PDG. PANJANG, METRO– Masjid Agung Manarul ‘Ilmi Islamic Centre pagi itu, Jumat (10/1/2025), terasa hidup oleh semarak pengunjung yang hadir pada kajian Ustadz Syafiq Riza Basalamah. Di salah satu sudut pelataran masjid, Irfan Rifai (39), seorang pedagang keliling buku-buku agama, tengah sibuk menata dagangannya. Sejak pukul 08.30 WIB, ia sudah membuka lapak sederhana yang penuh dengan mushaf Al-Qur’an, Kitab Sirah Nabawiyah, Bulughul Maram, dan buku-buku Islam lainnya. Harganya bervariasi, mulai dari Rp12.000 hingga Rp200.000, menjangkau berbagai kalangan.
Irfan terlihat melayani seorang pembeli yang tertarik dengan mushaf Al-Qur’an berukuran sedang. “Berapa harganya, Bang?” tanya seorang bapak.
“Yang ini Rp.60.000, Pak. Ini mushaf khusus dengan terjemahan dan tafsir singkat,” jawab Irfan dengan ramah.
Kepada POSMETRO, pria yang berdomisili di Kebon Kacang, Jakarta itu telah melakukan perjalanan panjang. Dua hari sebelumnya, ia meninggalkan rumah menuju lokasi pengajian ini setelah mendapat kabar melalui grup WhatsApp panitia.
Sebagai mantan tim logistik Ustaz Khalid Basalamah dan Ustaz Syafiq Basalamah, Irfan paham acara ini menjadi momentum berharga, bukan hanya untuk berdagang melainkan untuk berbagi ilmu.

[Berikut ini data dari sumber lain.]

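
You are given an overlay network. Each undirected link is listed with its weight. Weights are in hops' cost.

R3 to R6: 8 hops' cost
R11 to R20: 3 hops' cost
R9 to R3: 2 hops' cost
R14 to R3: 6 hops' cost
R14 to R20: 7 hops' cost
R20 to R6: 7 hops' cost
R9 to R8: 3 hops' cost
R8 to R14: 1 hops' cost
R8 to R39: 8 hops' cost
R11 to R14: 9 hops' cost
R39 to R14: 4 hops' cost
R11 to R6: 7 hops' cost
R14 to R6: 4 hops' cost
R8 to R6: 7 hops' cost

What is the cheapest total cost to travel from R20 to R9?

11 hops' cost

Candidate routes:
R20–R6–R14–R8–R9: 7+4+1+3 = 15
R20–R14–R3–R9: 7+6+2 = 15
R20–R11–R14–R8–R9: 3+9+1+3 = 16
R20–R14–R8–R9: 7+1+3 = 11
Cheapest is R20–R14–R8–R9 at 11 hops' cost.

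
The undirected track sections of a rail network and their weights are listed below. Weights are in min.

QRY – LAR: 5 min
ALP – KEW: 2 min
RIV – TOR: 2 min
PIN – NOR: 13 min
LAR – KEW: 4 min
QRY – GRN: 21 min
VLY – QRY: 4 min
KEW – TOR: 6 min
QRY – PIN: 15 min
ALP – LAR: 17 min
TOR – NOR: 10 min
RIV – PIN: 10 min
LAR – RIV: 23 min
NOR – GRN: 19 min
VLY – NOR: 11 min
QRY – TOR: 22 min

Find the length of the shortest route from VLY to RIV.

21 min

Candidate routes:
VLY–QRY–LAR–KEW–TOR–RIV: 4+5+4+6+2 = 21
VLY–QRY–PIN–RIV: 4+15+10 = 29
VLY–NOR–TOR–RIV: 11+10+2 = 23
VLY–QRY–TOR–RIV: 4+22+2 = 28
The minimum is 21 min via VLY–QRY–LAR–KEW–TOR–RIV.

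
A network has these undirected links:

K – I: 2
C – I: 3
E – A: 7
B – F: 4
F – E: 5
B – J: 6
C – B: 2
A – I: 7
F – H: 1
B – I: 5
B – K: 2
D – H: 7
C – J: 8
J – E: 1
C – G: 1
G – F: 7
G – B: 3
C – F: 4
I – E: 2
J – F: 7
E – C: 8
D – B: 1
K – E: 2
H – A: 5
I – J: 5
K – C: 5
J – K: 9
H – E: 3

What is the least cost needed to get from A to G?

11

Compare a few routes:
A - H - F - C - G: 5+1+4+1 = 11
A - E - I - C - G: 7+2+3+1 = 13
Cheapest is A - H - F - C - G at 11.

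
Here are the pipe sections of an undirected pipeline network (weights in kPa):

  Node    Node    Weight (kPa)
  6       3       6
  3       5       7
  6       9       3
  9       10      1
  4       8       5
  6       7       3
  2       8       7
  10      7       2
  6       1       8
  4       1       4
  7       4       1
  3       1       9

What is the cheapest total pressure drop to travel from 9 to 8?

Running Dijkstra from 9:
9: 0
10: 1  (via 9)
6: 3  (via 9)
7: 3  (via 10)
4: 4  (via 7)
1: 8  (via 4)
3: 9  (via 6)
8: 9  (via 4)
Shortest route: 9–10–7–4–8 = 9 kPa.

9 kPa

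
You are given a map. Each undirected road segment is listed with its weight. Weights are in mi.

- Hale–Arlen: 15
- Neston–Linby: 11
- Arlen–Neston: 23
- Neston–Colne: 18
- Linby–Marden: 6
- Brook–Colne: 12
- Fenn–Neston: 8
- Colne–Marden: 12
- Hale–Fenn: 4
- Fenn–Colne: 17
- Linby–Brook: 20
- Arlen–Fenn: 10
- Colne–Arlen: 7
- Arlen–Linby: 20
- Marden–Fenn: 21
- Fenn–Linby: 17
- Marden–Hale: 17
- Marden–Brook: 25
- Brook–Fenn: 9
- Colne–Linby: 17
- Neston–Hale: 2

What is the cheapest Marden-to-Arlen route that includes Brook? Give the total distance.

43 mi

Shortest Marden→Brook: Marden → Colne → Brook = 24
Shortest Brook→Arlen: Brook → Fenn → Arlen = 19
Total via Brook: 24 + 19 = 43 mi.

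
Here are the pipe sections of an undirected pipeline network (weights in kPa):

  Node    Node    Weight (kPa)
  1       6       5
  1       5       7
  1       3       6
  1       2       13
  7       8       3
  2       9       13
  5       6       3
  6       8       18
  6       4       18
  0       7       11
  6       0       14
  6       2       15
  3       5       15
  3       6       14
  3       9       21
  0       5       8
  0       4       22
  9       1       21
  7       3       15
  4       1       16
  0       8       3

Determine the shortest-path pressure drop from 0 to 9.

36 kPa

Shortest distances from 0:
0: 0
8: 3  (via 0)
7: 6  (via 8)
5: 8  (via 0)
6: 11  (via 5)
1: 15  (via 5)
3: 21  (via 7)
4: 22  (via 0)
2: 26  (via 6)
9: 36  (via 1)
Shortest route: 0–5–1–9 = 36 kPa.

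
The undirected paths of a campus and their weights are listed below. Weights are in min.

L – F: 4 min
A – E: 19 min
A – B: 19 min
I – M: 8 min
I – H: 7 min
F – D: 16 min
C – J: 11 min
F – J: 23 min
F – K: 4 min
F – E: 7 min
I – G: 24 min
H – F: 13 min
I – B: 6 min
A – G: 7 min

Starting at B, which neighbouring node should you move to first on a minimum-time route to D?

I

Enumerating some paths:
B → I → H → F → D: 6+7+13+16 = 42
B → A → E → F → D: 19+19+7+16 = 61
Cheapest is B → I → H → F → D at 42 min.
So from B the first move is to I.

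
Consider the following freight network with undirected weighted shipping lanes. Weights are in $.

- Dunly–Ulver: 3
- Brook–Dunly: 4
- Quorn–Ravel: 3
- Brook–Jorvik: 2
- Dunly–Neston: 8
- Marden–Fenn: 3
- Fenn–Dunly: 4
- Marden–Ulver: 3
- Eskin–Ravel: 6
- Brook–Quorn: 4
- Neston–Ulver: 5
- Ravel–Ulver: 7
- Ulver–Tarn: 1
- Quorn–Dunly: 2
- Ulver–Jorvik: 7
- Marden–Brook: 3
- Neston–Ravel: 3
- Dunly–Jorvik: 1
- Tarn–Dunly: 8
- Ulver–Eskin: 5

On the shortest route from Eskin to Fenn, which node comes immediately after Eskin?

Enumerating some paths:
Eskin–Ulver–Jorvik–Dunly–Fenn: 5+7+1+4 = 17
Eskin–Ulver–Dunly–Fenn: 5+3+4 = 12
Eskin–Ravel–Quorn–Dunly–Fenn: 6+3+2+4 = 15
Eskin–Ulver–Marden–Fenn: 5+3+3 = 11
Cheapest is Eskin–Ulver–Marden–Fenn at $11.
So from Eskin the first move is to Ulver.

Ulver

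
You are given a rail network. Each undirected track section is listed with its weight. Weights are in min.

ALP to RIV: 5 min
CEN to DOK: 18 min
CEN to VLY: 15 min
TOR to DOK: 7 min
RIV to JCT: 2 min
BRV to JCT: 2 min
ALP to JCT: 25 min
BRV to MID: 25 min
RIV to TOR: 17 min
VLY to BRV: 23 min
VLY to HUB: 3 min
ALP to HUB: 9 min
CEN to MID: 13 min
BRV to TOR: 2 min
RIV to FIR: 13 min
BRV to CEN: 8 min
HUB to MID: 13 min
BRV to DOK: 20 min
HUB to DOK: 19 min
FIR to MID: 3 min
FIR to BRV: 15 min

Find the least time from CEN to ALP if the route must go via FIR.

34 min

Shortest CEN→FIR: CEN–MID–FIR = 16
Shortest FIR→ALP: FIR–RIV–ALP = 18
Total via FIR: 16 + 18 = 34 min.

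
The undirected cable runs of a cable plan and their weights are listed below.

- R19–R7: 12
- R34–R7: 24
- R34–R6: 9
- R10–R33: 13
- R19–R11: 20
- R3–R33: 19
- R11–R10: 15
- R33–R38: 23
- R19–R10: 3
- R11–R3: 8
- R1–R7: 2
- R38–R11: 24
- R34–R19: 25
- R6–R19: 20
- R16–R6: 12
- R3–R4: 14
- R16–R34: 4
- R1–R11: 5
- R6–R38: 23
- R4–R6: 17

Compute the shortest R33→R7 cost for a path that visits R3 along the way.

Best R33 to R3: R33–R3 costing 19
Best R3 to R7: R3–R11–R1–R7 costing 15
Total via R3: 19 + 15 = 34.

34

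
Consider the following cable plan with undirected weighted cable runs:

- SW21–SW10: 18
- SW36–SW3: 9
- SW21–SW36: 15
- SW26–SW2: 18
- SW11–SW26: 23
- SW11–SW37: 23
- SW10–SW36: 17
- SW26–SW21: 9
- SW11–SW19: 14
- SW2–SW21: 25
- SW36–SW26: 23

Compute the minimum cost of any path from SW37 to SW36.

Shortest distances from SW37:
SW37: 0
SW11: 23  (via SW37)
SW19: 37  (via SW11)
SW26: 46  (via SW11)
SW21: 55  (via SW26)
SW2: 64  (via SW26)
SW36: 69  (via SW26)
Shortest route: SW37–SW11–SW26–SW36 = 69.

69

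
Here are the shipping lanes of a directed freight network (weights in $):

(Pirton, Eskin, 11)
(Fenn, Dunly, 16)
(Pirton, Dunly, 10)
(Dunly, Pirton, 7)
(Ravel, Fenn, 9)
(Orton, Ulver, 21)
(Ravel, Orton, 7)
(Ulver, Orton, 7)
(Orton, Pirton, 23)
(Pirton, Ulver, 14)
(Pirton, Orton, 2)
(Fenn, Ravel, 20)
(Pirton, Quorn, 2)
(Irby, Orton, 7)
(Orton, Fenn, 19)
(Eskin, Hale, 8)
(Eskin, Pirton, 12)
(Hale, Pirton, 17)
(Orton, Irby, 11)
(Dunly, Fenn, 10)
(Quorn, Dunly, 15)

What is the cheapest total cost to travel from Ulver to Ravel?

Enumerating some paths:
Ulver–Orton–Pirton–Dunly–Fenn–Ravel: 7+23+10+10+20 = 70
Ulver–Orton–Pirton–Quorn–Dunly–Fenn–Ravel: 7+23+2+15+10+20 = 77
Ulver–Orton–Fenn–Ravel: 7+19+20 = 46
The minimum is $46 via Ulver–Orton–Fenn–Ravel.

$46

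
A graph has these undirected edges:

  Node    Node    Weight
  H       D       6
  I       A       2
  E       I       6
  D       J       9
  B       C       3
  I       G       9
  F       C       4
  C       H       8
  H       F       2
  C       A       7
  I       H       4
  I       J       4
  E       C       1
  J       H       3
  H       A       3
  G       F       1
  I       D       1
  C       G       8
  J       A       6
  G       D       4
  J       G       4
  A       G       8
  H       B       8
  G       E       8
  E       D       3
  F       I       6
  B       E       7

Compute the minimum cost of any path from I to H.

4

Running Dijkstra from I:
I: 0
D: 1  (via I)
A: 2  (via I)
E: 4  (via D)
H: 4  (via I)
Shortest route: I–H = 4.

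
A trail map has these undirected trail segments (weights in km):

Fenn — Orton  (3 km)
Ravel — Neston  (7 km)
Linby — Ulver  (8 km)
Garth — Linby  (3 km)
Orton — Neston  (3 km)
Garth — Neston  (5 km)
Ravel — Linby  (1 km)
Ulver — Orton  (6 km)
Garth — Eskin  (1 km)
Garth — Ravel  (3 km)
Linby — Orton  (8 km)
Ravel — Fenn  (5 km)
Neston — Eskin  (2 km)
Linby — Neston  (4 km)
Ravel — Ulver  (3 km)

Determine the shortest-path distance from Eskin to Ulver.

7 km

Compare a few routes:
Eskin → Garth → Ravel → Ulver: 1+3+3 = 7
Eskin → Garth → Linby → Ravel → Ulver: 1+3+1+3 = 8
Cheapest is Eskin → Garth → Ravel → Ulver at 7 km.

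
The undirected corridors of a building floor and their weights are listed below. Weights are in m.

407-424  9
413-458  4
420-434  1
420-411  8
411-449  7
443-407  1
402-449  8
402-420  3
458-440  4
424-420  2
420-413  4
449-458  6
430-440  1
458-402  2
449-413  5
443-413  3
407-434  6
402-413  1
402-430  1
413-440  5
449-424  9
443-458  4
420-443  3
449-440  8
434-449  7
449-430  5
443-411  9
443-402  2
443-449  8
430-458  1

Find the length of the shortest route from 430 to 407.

4 m

Settle nodes by increasing distance from 430:
430: 0
458: 1  (via 430)
402: 1  (via 430)
440: 1  (via 430)
413: 2  (via 402)
443: 3  (via 402)
420: 4  (via 402)
407: 4  (via 443)
Shortest route: 430 → 402 → 443 → 407 = 4 m.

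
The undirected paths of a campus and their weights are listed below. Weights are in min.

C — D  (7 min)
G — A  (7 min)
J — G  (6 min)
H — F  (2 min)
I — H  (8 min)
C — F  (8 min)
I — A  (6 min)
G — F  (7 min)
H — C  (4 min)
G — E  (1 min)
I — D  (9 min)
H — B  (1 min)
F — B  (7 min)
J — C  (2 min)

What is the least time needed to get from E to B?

Running Dijkstra from E:
E: 0
G: 1  (via E)
J: 7  (via G)
A: 8  (via G)
F: 8  (via G)
C: 9  (via J)
H: 10  (via F)
B: 11  (via H)
Shortest route: E → G → F → H → B = 11 min.

11 min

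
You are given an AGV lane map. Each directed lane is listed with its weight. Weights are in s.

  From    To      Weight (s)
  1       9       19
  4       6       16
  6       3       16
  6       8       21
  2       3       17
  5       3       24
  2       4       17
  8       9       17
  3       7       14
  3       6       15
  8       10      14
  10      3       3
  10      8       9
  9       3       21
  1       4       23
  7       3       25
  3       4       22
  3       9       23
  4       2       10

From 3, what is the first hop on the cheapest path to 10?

Candidate routes:
3 - 6 - 8 - 10: 15+21+14 = 50
3 - 4 - 6 - 8 - 10: 22+16+21+14 = 73
Cheapest is 3 - 6 - 8 - 10 at 50 s.
So from 3 the first move is to 6.

6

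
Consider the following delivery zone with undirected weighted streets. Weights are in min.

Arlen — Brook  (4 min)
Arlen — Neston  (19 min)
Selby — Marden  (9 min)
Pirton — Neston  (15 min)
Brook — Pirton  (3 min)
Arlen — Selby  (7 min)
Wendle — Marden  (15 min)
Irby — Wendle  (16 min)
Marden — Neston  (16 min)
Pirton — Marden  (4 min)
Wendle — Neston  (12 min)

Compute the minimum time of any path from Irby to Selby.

Enumerating some paths:
Irby → Wendle → Marden → Selby: 16+15+9 = 40
Irby → Wendle → Marden → Pirton → Brook → Arlen → Selby: 16+15+4+3+4+7 = 49
Irby → Wendle → Neston → Marden → Selby: 16+12+16+9 = 53
Cheapest is Irby → Wendle → Marden → Selby at 40 min.

40 min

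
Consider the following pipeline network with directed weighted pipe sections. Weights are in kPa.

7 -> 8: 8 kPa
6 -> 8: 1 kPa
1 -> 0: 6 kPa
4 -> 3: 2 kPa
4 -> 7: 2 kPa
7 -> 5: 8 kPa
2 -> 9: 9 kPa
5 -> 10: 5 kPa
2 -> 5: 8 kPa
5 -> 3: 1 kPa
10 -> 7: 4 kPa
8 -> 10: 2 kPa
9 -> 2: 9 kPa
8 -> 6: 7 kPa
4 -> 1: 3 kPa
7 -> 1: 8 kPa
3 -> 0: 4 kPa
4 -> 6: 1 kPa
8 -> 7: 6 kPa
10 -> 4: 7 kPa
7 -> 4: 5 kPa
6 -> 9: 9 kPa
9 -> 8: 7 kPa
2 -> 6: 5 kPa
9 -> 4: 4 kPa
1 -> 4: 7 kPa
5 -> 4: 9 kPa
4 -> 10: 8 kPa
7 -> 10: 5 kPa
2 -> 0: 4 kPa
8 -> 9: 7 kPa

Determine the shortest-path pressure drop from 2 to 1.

16 kPa

Enumerating some paths:
2 → 6 → 8 → 10 → 7 → 1: 5+1+2+4+8 = 20
2 → 9 → 4 → 1: 9+4+3 = 16
2 → 6 → 8 → 10 → 4 → 1: 5+1+2+7+3 = 18
Cheapest is 2 → 9 → 4 → 1 at 16 kPa.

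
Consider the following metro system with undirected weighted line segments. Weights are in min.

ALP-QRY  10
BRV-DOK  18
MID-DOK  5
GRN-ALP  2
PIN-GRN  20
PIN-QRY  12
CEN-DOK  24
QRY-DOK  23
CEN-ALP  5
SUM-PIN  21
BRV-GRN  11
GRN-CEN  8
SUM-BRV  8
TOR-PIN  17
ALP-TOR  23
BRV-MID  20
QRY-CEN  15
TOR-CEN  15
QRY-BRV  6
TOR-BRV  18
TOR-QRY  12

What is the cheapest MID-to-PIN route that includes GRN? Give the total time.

51 min

Best MID to GRN: MID → BRV → GRN costing 31
Best GRN to PIN: GRN → PIN costing 20
Total via GRN: 31 + 20 = 51 min.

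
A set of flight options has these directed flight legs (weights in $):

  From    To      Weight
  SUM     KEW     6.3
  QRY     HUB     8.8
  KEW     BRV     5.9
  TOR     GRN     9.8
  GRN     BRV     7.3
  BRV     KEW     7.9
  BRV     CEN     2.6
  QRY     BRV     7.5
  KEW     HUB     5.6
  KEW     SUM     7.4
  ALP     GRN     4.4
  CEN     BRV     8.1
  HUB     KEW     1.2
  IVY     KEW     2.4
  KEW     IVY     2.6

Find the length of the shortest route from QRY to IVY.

$12.6

Compare a few routes:
QRY–BRV–KEW–IVY: 7.5+7.9+2.6 = 18
QRY–HUB–KEW–IVY: 8.8+1.2+2.6 = 12.6
Cheapest is QRY–HUB–KEW–IVY at $12.6.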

Tak jauh dari situ, seorang pemuda terlihat memilih buku Sirah Nabawiyah. “Ini bagus untuk belajar sejarah Nabi, Mas. Ustaz kerap rekomendasikan buku ini di kajian,” ujar Irfan sambil menyerahkan buku tersebut.
Interaksi di lapaknya tak sekadar soal jual beli. Banyak pembeli yang meminta rekomendasi atau sekadar berbincang tentang buku yang sedang tren di kalangan kajian Salafi.
Dalam sebulan, Irfan bisa berjualan di 10 hingga 12 lokasi pengajian besar di seluruh Indonesia, termasuk di Makassar dan kota-kota besar lainnya.
Hasil dari berdagangnya bisa mencapai Rp5 juta sampai Rp10 juta per kegiatan. Meski terlihat menguntungkan, Irfan mengakui tak semua perjalanan berjalan mulus.
“Alhamdulillah, saya banyak bertemu orang baru dan mendapatkan kenalan dengan berdagang buku buku ini. Kadang kalau hujan, dagangan sepi. Ada juga panitia yang tidak menyediakan tempat untuk pedagang. Tapi semua itu bagian dari perjuangan, dan saya nikmati,” ujarnya dengan senyum penuh kesabaran.
Irfan bukanlah nama aslinya. Ia lahir sebagai Daniel di Toraja, dalam keluarga Protestan. Ketika ibunya meninggal dunia saat ia baru berusia empat tahun, Daniel diasuh oleh bibinya yang seorang mualaf.
Bibinya tak hanya merawat, tetapi juga mengenalkan Islam hingga ia mengganti namanya menjadi Irfan Rifai.
Namun, perjalanan keimanannya tak selalu mulus. Saat SMA, Irfan sempat menjadi ateis, mempertanyakan banyak hal tentang agama. Tapi, hidayah Allah kembali membawanya ke jalan Islam. Sejak saat itu, ia bertekad menjadikan Islam sebagai pedoman hidupnya
Dalam perjalanan usahanya, ia pernah membuka usaha laundry, tetapi bisnis itu tak bertahan lama. Hingga akhirnya, ia memutuskan untuk berdagang buku agama.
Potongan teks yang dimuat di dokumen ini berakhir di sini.